OPINION

El beneficio de doña Melchora

José Manuel Barquero | Martes 26 de noviembre de 2024
El revuelto de huevos de Doña Melchora no tiene parangón en el valle que recorre el río Apurimac. Es de un amarillo tan intenso que a uno le entran ganas de agradecer su aportación a las gallinas que deambulan en libertad por los alrededores de la casa. En la aldea de Chiquisca sólo habitan dos familias. Viven de cultivar la tierra y atender a los escasos huéspedes que paramos a comer y a dormir de camino hacia uno de los lugares más impresionantes, y a la vez solitarios, de Perú.
Encaramada sobre la cordillera de Vilcabamba, la fortaleza de Choquequirao es, junto a Machu Picchu, el otro gran refugio inca en la región de Cuzco. Aunque la estructura de ambas ciudades es muy similar, se observan entre ellas dos diferencias cuantitativas. La primera es de extensión. Mientras en Machu Picchu las viviendas y terrazas cultivables descendían unos quinientos metros hasta el cauce del río, el desnivel que salvaban en Choquequirao hasta rozar el Apurimac era de mil quinientos metros. Es decir, que Choquequirao fue tres veces más grande que Machu Picchu. Se calculan que allí llegaron a residir hasta ocho mil personas.
La segunda diferencia es más evidente. La manera más rápida de llegar a Choquequirao consiste en caminar o montar en mula durante tres días desde el paso de Capuliyoc, a casi tres mil metros de altitud. Desde ese punto se desciende hasta el río para atravesarlo por un puente colgante, donde comienza otro sendero empinado que vuelve a remontar las laderas que flanquean el profundo cañón del Apurimac. Es un recorrido extenuante por el tremendo desnivel acumulado que hay que salvar en pocos kilómetros. En Machu Picchu es distinto, porque la inmensa mayoría de visitantes acceden en un tren turístico que los deposita en la localidad de Aguas Calientes, y desde allí suben y bajan en autobuses lanzadera que operan durante todo el día.

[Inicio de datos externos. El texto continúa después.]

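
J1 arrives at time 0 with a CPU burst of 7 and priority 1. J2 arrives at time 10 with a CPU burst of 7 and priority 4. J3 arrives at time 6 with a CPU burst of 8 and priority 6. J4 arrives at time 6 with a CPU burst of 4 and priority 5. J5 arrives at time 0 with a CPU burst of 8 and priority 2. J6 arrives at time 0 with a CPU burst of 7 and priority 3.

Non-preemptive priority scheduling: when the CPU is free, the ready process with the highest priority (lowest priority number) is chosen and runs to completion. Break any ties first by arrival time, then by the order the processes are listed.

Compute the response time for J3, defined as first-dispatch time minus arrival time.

Schedule: | J1 0-7 | J5 7-15 | J6 15-22 | J2 22-29 | J4 29-33 | J3 33-41 |
Completion: J1=7  J2=29  J3=41  J4=33  J5=15  J6=22
Turnaround (C−A): J1=7  J2=19  J3=35  J4=27  J5=15  J6=22
Response(J3) = first start − arrival = 33 − 6 = 27

27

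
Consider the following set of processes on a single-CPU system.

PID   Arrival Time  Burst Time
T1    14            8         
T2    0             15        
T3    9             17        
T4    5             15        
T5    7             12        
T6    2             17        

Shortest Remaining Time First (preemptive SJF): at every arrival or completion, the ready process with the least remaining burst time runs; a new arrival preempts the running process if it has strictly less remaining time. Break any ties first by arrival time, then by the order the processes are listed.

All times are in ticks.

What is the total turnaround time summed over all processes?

Gantt: | T2 0-15 | T1 15-23 | T5 23-35 | T4 35-50 | T6 50-67 | T3 67-84 |
Completion: T1=23  T2=15  T3=84  T4=50  T5=35  T6=67
Turnaround (C−A): T1=9  T2=15  T3=75  T4=45  T5=28  T6=65
Turnaround = completion − arrival: T1=9, T2=15, T3=75, T4=45, T5=28, T6=65
Total turnaround = 9 + 15 + 75 + 45 + 28 + 65 = 237

237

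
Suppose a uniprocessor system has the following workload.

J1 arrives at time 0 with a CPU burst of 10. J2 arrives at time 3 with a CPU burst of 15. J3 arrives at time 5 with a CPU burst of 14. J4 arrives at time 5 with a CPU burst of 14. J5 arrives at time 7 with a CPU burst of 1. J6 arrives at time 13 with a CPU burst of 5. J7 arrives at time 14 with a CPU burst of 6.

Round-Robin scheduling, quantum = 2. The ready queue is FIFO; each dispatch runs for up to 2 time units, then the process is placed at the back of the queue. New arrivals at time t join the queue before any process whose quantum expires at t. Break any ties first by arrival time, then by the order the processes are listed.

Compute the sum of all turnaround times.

Schedule: | J1 0-4 | J2 4-6 | J1 6-8 | J3 8-10 | J4 10-12 | J2 12-14 | J5 14-15 | J1 15-17 | J3 17-19 | J4 19-21 | J6 21-23 | J7 23-25 | J2 25-27 | J1 27-29 | J3 29-31 | J4 31-33 | J6 33-35 | J7 35-37 | J2 37-39 | J3 39-41 | J4 41-43 | J6 43-44 | J7 44-46 | J2 46-48 | J3 48-50 | J4 50-52 | J2 52-54 | J3 54-56 | J4 56-58 | J2 58-60 | J3 60-62 | J4 62-64 | J2 64-65 |
Completion: J1=29  J2=65  J3=62  J4=64  J5=15  J6=44  J7=46
Turnaround (C−A): J1=29  J2=62  J3=57  J4=59  J5=8  J6=31  J7=32
Turnaround = completion − arrival: J1=29, J2=62, J3=57, J4=59, J5=8, J6=31, J7=32
Total turnaround = 29 + 62 + 57 + 59 + 8 + 31 + 32 = 278

278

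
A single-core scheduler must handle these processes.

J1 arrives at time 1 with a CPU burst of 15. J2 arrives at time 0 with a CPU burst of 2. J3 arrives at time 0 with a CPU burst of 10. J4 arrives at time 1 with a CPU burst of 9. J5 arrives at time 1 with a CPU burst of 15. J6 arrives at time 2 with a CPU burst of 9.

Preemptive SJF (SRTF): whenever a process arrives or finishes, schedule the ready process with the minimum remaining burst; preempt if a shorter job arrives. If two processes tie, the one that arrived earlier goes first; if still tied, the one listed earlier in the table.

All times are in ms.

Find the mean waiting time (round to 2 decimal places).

17.17

Timeline: | J2 0-2 | J4 2-11 | J6 11-20 | J3 20-30 | J1 30-45 | J5 45-60 |
Completion: J1=45  J2=2  J3=30  J4=11  J5=60  J6=20
Waiting times: J1=29, J2=0, J3=20, J4=1, J5=44, J6=9
Average waiting = (29+0+20+1+44+9) / 6 = 103/6 = 17.17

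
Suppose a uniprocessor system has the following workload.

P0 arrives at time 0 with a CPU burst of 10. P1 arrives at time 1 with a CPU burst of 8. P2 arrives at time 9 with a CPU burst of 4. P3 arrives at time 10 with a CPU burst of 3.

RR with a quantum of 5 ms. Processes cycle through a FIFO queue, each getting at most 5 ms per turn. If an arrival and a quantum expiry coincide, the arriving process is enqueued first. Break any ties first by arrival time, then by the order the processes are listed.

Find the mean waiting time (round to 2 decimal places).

9.00

Timeline: | P0 0-5 | P1 5-10 | P0 10-15 | P2 15-19 | P3 19-22 | P1 22-25 |
Completion: P0=15  P1=25  P2=19  P3=22
Turnaround (C−A): P0=15  P1=24  P2=10  P3=12
Waiting times: P0=5, P1=16, P2=6, P3=9
Average waiting = (5+16+6+9) / 4 = 36/4 = 9.00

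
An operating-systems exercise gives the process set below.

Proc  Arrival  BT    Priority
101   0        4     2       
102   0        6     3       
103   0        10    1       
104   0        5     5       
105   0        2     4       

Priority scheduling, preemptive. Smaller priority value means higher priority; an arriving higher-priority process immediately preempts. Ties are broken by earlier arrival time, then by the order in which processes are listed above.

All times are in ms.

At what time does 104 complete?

Timeline: | 103 0-10 | 101 10-14 | 102 14-20 | 105 20-22 | 104 22-27 |
Completion: 101=14  102=20  103=10  104=27  105=22
Turnaround (C−A): 101=14  102=20  103=10  104=27  105=22

27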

Sabiendo esto, es fácil entender por qué en la extensa Plaza Central del complejo arquitectónico de Choquequirao no llegamos a juntarnos más de diez personas, agotadas pero felices. Tres días más tarde, alrededor de cuatro mil turistas tratábamos de no chocarnos deambulando entre las ruinas de Machu Picchu. Una densidad comparable a la de la Plaza de San Marcos en carnavales, Times Square en fin de año, o la explanada del Louvre el día de entrada gratis al museo.
El gobierno peruano debe considerar un problema, o un desperdicio económico, el silencio y la soledad de Choquequirao, porque hace años que proyecta una solución. Se trataría de unir con un funicular el paso de Capuliyoc con el pueblo de Marampata, convirtiendo así la fatigosa aventura de cuatro jornadas en una excursión de un día, apta para casi todos los públicos. No parece complicada esta obra de ingeniería civil en pleno siglo XXI, y sin duda reportaría suculentos ingresos a las arcas públicas del país, y también a la empresa que gestione el invento.

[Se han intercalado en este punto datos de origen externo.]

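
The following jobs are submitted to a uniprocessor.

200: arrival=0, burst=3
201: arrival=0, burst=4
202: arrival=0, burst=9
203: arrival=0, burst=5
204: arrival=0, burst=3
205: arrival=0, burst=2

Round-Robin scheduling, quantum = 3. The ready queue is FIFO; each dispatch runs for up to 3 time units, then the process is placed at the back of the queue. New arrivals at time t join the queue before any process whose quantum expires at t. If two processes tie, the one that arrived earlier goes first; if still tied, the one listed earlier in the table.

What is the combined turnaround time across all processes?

102

Timeline: | 200 0-3 | 201 3-6 | 202 6-9 | 203 9-12 | 204 12-15 | 205 15-17 | 201 17-18 | 202 18-21 | 203 21-23 | 202 23-26 |
Completion: 200=3  201=18  202=26  203=23  204=15  205=17
Turnaround = completion − arrival: 200=3, 201=18, 202=26, 203=23, 204=15, 205=17
Total turnaround = 3 + 18 + 26 + 23 + 15 + 17 = 102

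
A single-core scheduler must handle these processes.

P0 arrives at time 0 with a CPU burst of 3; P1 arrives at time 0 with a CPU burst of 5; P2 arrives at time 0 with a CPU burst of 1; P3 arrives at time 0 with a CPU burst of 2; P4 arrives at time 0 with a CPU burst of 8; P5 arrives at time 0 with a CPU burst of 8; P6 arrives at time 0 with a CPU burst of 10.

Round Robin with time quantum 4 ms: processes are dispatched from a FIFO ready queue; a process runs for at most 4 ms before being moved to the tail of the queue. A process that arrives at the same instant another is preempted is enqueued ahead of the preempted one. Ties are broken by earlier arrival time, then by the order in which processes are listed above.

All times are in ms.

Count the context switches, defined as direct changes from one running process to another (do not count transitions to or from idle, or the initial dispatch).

10

Gantt: | P0 0-3 | P1 3-7 | P2 7-8 | P3 8-10 | P4 10-14 | P5 14-18 | P6 18-22 | P1 22-23 | P4 23-27 | P5 27-31 | P6 31-37 |
Completion: P0=3  P1=23  P2=8  P3=10  P4=27  P5=31  P6=37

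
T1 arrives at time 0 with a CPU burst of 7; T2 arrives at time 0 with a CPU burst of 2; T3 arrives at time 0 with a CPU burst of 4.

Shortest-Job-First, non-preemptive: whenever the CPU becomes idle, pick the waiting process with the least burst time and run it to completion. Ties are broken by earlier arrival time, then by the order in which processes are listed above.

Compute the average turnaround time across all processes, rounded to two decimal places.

Gantt: | T2 0-2 | T3 2-6 | T1 6-13 |
Completion: T1=13  T2=2  T3=6
Turnaround (C−A): T1=13  T2=2  T3=6
Turnaround times: T1=13, T2=2, T3=6
Average turnaround = (13+2+6) / 3 = 21/3 = 7.00

7.00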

El puro egoísmo me lleva a rechazar que, en el futuro, nadie nos pueda robar, ni a mí ni a otros sufridos senderistas, el placer de aquellas horas privilegiadas en el paraíso de Choquequirao. Pero tampoco sería honesto ignorar que el turismo lleva décadas funcionando como motor de desarrollo económico en zonas paupérrimas. No es tan difícil soportar una cama dura, una ducha fría y cuatro pulgas saltarinas, sabiendo que en unos días dormirás en una cama de dos metros de ancho después de cenar un ceviche glorioso.
No digo yo que no tuviera algo que ver el hambre que traía, pero esta semana me comí en Marampata las mejores pechugas de pollo de mi vida. Las preparó Maicol -no Michael, Maicol-, el hijo de Doña Melchora, que aprendió de ella a cocinar y a sonreír. Un poco más abajo, en Santa Rosa, Don José se afanaba en teclear en cada móvil la clave de su wifi, para que nadie tuviera acceso gratis. Sergio, Rafa, Jordi y yo pagamos y le dejamos hacer, sin explicarle que es posible compartir la contraseña entre modelos similares de teléfono.
Hace unos días Miguel Fluxá, presidente de Iberostar, publicaba en este y otros medios una carta reclamando una reflexión profunda y una mirada humana sobre un turismo que, en sus propias palabras, “es, y siempre será, un negocio de personas para personas”. Se construyan o no funiculares en el mundo, no deberían servir para puentear el beneficio de las comunidades locales. Yo sólo pido que personas como Doña Melchora, Maicol y Don José permanezcan siempre en el negocio, o al menos mientras así lo quieran ellos.